Sunday, March 23, 2014

Mr. Peabody And Sherman: An Afterthought

I didn't hate DreamWorks' new big screen adaptation of the classic Rocky and Bullwinkle cartoon, Mr. Peabody and Sherman. But on my way out of the theatre I did feel a very specific sense of dread.
It's not about this movie being good or bad for a family. It's about the statement this movie was trying to make. The idea it was attempting to force into an otherwise rather pure piece of our television history. Now I'm biased... Peabody and Sherman has always been my favorite part of Rocky and Bullwinkle. But to witness a story wherein Peabody might lose Sherman to child protective services because one of their agents holds a totally inexplicable grudge against the worlds smartest dog... well I just about wanted to leave the theatre on principle alone.
It's made worse because, as a writer, I can understand the necessity to make this film have such a plot. This comes from a place of recognition, that those old Rocky and Bullwinkle toons were developed for a very specific medium: Television. And not only that, they were made for a variety show, so they did not require an extensive amount of time per episode. Not that that could keep the writers from stuffing each toon full of more dialogue than some Sorkin shows. Rather, those original writers embraced the simplicity of their format and then went beyond.
"Sherman, in approximately 54 years a Hollywood studio named DreamWorks is going to make a motion picture about us that has nothing to do with us at all." "Gee, Mr. Peabody. How does that work?" "It would seem not even the filmmakers know."
By adding this crazy plot line, the filmmakers were saying "We know this doesn't work in such a lengthy format... but we've been payed to do this... so here's the most obvious story based on what the original presented us with." And that surly doesn't make it the "best" story. Sure, it's funny to have a dog adopt a boy. It's a lot less funny when child protective services gets involved. And it's made even worse when too many rules are presented surrounding the way back (Peabody's time traveling device). If the wit of the original comes from tiny changes the characters accidentally made to our history, this new film kind of smashes that wit to pieces with an already dated space-time continuum subplot.
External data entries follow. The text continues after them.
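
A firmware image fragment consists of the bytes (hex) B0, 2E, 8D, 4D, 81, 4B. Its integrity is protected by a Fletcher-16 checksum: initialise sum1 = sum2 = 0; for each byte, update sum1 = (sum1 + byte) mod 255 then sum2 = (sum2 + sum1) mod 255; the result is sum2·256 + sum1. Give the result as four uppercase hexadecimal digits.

7786

Running sums (mod 255):
  after byte 0 (B0): sum1=176, sum2=176
  after byte 1 (2E): sum1=222, sum2=143
  after byte 2 (8D): sum1=108, sum2=251
  after byte 3 (4D): sum1=185, sum2=181
  after byte 4 (81): sum1=59, sum2=240
  after byte 5 (4B): sum1=134, sum2=119
Checksum = sum2·256 + sum1 = 119·256 + 134 = 30598 = 0x7786.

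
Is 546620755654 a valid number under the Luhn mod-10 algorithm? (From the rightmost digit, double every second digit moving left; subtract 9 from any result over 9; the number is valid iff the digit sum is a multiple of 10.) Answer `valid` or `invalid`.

From the right, keep odd positions and double even positions (subtract 9 from any doubled value over 9):
  doubled (positions 2,4,...): 1 1 5 4 3 1 → sum 15
  kept (positions 1,3,...): 4 6 5 0 6 4 → sum 25
Total = 40.
40 mod 10 = 0, so the number is valid.

valid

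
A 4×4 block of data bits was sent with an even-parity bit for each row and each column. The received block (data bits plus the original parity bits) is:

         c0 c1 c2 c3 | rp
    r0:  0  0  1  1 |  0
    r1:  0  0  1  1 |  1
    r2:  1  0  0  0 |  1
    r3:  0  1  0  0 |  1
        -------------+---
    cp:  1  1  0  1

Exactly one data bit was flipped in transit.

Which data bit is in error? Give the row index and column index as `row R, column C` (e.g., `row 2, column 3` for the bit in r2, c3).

row 1, column 3

Recompute each row's even parity and compare to rp:
  r0: data parity 0, sent rp 0 → ok
  r1: data parity 0, sent rp 1 → mismatch
  r2: data parity 1, sent rp 1 → ok
  r3: data parity 1, sent rp 1 → ok
Recompute each column's even parity and compare to cp:
  c0: data parity 1, sent cp 1 → ok
  c1: data parity 1, sent cp 1 → ok
  c2: data parity 0, sent cp 0 → ok
  c3: data parity 0, sent cp 1 → mismatch
Exactly one row (r1) and one column (c3) fail → the flipped bit is at their intersection.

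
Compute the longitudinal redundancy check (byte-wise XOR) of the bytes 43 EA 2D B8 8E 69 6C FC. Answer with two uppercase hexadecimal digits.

4B

XOR the bytes together:
  start with 0x43
  0x43 ⊕ 0xEA = 0xA9
  0xA9 ⊕ 0x2D = 0x84
  0x84 ⊕ 0xB8 = 0x3C
  0x3C ⊕ 0x8E = 0xB2
  0xB2 ⊕ 0x69 = 0xDB
  0xDB ⊕ 0x6C = 0xB7
  0xB7 ⊕ 0xFC = 0x4B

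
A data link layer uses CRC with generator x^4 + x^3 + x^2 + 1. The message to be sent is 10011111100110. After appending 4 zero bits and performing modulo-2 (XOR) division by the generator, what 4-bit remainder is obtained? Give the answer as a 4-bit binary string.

1000

Append 4 zeros: 100111111001100000. Divide by 11101 (XOR where the leading bit is 1):
  pos 0: 10011 XOR 11101 = 01110
  pos 1: 11101 XOR 11101 = 00000
  pos 6: 11100 XOR 11101 = 00001
  pos 10: 11100 XOR 11101 = 00001
Remainder (last 4 bits) = 1000. This is the CRC / FCS.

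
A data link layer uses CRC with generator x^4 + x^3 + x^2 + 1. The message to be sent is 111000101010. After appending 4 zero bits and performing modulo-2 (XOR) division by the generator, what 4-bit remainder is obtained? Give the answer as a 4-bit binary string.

1111

Append 4 zeros: 1110001010100000. Divide by 11101 (XOR where the leading bit is 1):
  pos 0: 11100 XOR 11101 = 00001
  pos 4: 10101 XOR 11101 = 01000
  pos 5: 10000 XOR 11101 = 01101
  pos 6: 11011 XOR 11101 = 00110
  pos 8: 11000 XOR 11101 = 00101
  pos 10: 10100 XOR 11101 = 01001
  pos 11: 10010 XOR 11101 = 01111
Remainder (last 4 bits) = 1111. This is the CRC / FCS.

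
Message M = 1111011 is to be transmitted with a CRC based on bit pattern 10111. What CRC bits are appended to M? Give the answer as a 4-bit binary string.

Append 4 zeros: 11110110000. Divide by 10111 (XOR where the leading bit is 1):
  pos 0: 11110 XOR 10111 = 01001
  pos 1: 10011 XOR 10111 = 00100
  pos 3: 10010 XOR 10111 = 00101
  pos 5: 10100 XOR 10111 = 00011
Remainder (last 4 bits) = 0110. This is the CRC / FCS.

0110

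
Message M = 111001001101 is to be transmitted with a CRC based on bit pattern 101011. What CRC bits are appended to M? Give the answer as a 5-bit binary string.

11001

Append 5 zeros: 11100100110100000. Divide by 101011 (XOR where the leading bit is 1):
  pos 0: 111001 XOR 101011 = 010010
  pos 1: 100100 XOR 101011 = 001111
  pos 3: 111101 XOR 101011 = 010110
  pos 4: 101101 XOR 101011 = 000110
  pos 7: 110010 XOR 101011 = 011001
  pos 8: 110010 XOR 101011 = 011001
  pos 9: 110010 XOR 101011 = 011001
  pos 10: 110010 XOR 101011 = 011001
  pos 11: 110010 XOR 101011 = 011001
Remainder (last 5 bits) = 11001. This is the CRC / FCS.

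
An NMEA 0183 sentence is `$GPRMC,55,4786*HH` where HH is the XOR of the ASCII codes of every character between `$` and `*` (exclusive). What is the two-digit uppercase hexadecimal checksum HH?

XOR the ASCII codes of the payload characters:
  'G' = 0x47 → acc = 0x47
  'P' = 0x50 → acc = 0x17
  'R' = 0x52 → acc = 0x45
  'M' = 0x4D → acc = 0x08
  'C' = 0x43 → acc = 0x4B
  ',' = 0x2C → acc = 0x67
  '5' = 0x35 → acc = 0x52
  '5' = 0x35 → acc = 0x67
  ',' = 0x2C → acc = 0x4B
  '4' = 0x34 → acc = 0x7F
  '7' = 0x37 → acc = 0x48
  '8' = 0x38 → acc = 0x70
  '6' = 0x36 → acc = 0x46
Checksum = 0x46.

46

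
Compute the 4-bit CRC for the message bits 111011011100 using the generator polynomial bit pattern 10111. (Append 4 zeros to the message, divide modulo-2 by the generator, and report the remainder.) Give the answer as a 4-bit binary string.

Append 4 zeros: 1110110111000000. Divide by 10111 (XOR where the leading bit is 1):
  pos 0: 11101 XOR 10111 = 01010
  pos 1: 10101 XOR 10111 = 00010
  pos 4: 10011 XOR 10111 = 00100
  pos 6: 10010 XOR 10111 = 00101
  pos 8: 10100 XOR 10111 = 00011
  pos 11: 11000 XOR 10111 = 01111
Remainder (last 4 bits) = 1111. This is the CRC / FCS.

1111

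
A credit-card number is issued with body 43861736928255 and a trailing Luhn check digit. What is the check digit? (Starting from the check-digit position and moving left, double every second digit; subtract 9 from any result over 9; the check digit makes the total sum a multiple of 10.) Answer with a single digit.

6

Partial digits right→left: 5 5 2 8 2 9 6 3 7 1 6 8 3 4
Double every second digit counting from the check-digit position (so the 1st, 3rd, 5th, ... of the partial from the right).
  doubled (with −9 where >9): 1 4 4 3 5 3 6 → sum 26
  kept as-is: 5 8 9 3 1 8 4 → sum 38
Total = 26 + 38 = 64.
Check digit = (10 − (64 mod 10)) mod 10 = 6.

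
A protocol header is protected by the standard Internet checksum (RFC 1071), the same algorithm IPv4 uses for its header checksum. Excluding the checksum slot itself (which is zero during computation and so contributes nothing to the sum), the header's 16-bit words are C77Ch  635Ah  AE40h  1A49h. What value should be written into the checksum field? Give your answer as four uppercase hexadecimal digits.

0C9F

One's-complement addition (fold any carry out of bit 15 back into bit 0):
  0xC77C + 0x635A = 0x12AD6 → wrap carry → 0x2AD7
  0x2AD7 + 0xAE40 = 0x0D917
  0xD917 + 0x1A49 = 0x0F360
One's-complement sum = 0xF360.
Checksum = ~0xF360 & 0xFFFF = 0x0C9F.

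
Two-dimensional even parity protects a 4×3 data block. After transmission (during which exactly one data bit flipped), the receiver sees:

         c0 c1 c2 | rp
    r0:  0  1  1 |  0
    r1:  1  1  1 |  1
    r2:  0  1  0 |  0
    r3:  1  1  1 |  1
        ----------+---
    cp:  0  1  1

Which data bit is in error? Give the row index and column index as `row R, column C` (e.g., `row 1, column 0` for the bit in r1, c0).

row 2, column 1

Recompute each row's even parity and compare to rp:
  r0: data parity 0, sent rp 0 → ok
  r1: data parity 1, sent rp 1 → ok
  r2: data parity 1, sent rp 0 → mismatch
  r3: data parity 1, sent rp 1 → ok
Recompute each column's even parity and compare to cp:
  c0: data parity 0, sent cp 0 → ok
  c1: data parity 0, sent cp 1 → mismatch
  c2: data parity 1, sent cp 1 → ok
Exactly one row (r2) and one column (c1) fail → the flipped bit is at their intersection.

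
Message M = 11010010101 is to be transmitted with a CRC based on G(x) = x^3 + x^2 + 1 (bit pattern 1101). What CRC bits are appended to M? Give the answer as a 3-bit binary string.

111

Append 3 zeros: 11010010101000. Divide by 1101 (XOR where the leading bit is 1):
  pos 0: 1101 XOR 1101 = 0000
  pos 6: 1010 XOR 1101 = 0111
  pos 7: 1111 XOR 1101 = 0010
  pos 9: 1000 XOR 1101 = 0101
  pos 10: 1010 XOR 1101 = 0111
Remainder (last 3 bits) = 111. This is the CRC / FCS.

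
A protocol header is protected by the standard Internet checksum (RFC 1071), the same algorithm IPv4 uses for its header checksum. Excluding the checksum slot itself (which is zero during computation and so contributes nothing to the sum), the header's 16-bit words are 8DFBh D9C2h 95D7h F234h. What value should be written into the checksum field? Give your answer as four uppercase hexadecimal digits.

1035

One's-complement addition (fold any carry out of bit 15 back into bit 0):
  0x8DFB + 0xD9C2 = 0x167BD → wrap carry → 0x67BE
  0x67BE + 0x95D7 = 0x0FD95
  0xFD95 + 0xF234 = 0x1EFC9 → wrap carry → 0xEFCA
One's-complement sum = 0xEFCA.
Checksum = ~0xEFCA & 0xFFFF = 0x1035.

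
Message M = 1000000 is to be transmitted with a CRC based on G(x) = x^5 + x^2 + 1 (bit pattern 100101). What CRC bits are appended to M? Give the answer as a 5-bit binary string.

00111

Append 5 zeros: 100000000000. Divide by 100101 (XOR where the leading bit is 1):
  pos 0: 100000 XOR 100101 = 000101
  pos 3: 101000 XOR 100101 = 001101
  pos 5: 110100 XOR 100101 = 010001
  pos 6: 100010 XOR 100101 = 000111
Remainder (last 5 bits) = 00111. This is the CRC / FCS.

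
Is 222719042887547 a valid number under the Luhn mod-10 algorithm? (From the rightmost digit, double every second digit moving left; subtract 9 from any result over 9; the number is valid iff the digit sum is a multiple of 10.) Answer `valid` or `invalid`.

From the right, keep odd positions and double even positions (subtract 9 from any doubled value over 9):
  doubled (positions 2,4,...): 8 5 7 8 9 5 4 → sum 46
  kept (positions 1,3,...): 7 5 8 2 0 1 2 2 → sum 27
Total = 73.
73 mod 10 = 3, so the number is invalid.

invalid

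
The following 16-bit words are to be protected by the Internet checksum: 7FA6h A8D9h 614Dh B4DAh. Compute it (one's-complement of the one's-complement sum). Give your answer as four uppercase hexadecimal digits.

One's-complement addition (fold any carry out of bit 15 back into bit 0):
  0x7FA6 + 0xA8D9 = 0x1287F → wrap carry → 0x2880
  0x2880 + 0x614D = 0x089CD
  0x89CD + 0xB4DA = 0x13EA7 → wrap carry → 0x3EA8
One's-complement sum = 0x3EA8.
Checksum = ~0x3EA8 & 0xFFFF = 0xC157.

C157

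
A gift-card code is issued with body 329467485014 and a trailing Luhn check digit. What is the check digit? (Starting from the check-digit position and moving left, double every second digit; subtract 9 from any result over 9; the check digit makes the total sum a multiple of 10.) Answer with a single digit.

0

Partial digits right→left: 4 1 0 5 8 4 7 6 4 9 2 3
Double every second digit counting from the check-digit position (so the 1st, 3rd, 5th, ... of the partial from the right).
  doubled (with −9 where >9): 8 0 7 5 8 4 → sum 32
  kept as-is: 1 5 4 6 9 3 → sum 28
Total = 32 + 28 = 60.
Check digit = (10 − (60 mod 10)) mod 10 = 0.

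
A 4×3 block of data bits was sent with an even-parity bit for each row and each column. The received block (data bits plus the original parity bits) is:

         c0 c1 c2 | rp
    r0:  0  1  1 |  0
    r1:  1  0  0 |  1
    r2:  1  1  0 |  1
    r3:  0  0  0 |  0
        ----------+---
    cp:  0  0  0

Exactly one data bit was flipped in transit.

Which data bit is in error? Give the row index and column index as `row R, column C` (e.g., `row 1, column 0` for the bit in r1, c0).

row 2, column 2

Recompute each row's even parity and compare to rp:
  r0: data parity 0, sent rp 0 → ok
  r1: data parity 1, sent rp 1 → ok
  r2: data parity 0, sent rp 1 → mismatch
  r3: data parity 0, sent rp 0 → ok
Recompute each column's even parity and compare to cp:
  c0: data parity 0, sent cp 0 → ok
  c1: data parity 0, sent cp 0 → ok
  c2: data parity 1, sent cp 0 → mismatch
Exactly one row (r2) and one column (c2) fail → the flipped bit is at their intersection.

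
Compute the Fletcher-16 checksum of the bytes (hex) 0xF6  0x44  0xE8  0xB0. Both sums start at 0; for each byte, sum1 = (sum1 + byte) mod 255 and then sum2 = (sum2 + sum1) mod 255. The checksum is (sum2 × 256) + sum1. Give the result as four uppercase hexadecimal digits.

2BD4

Running sums (mod 255):
  after byte 0 (0xF6): sum1=246, sum2=246
  after byte 1 (0x44): sum1=59, sum2=50
  after byte 2 (0xE8): sum1=36, sum2=86
  after byte 3 (0xB0): sum1=212, sum2=43
Checksum = sum2·256 + sum1 = 43·256 + 212 = 11220 = 0x2BD4.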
Still I'm rambling. I went in hoping for a very extended episode. But I came out with definitive proof that such an endeavor was destined to fail in our current Hollywood Studio System. The stakes are just too high to allow a film like this to actually have an original and interesting perspective. So I have to ask as I've asked before, with legitimate bias, "Why make this film at all?"
If parents bring their kids to see this movie, I certainly hope they'll let them watch the original series before hand.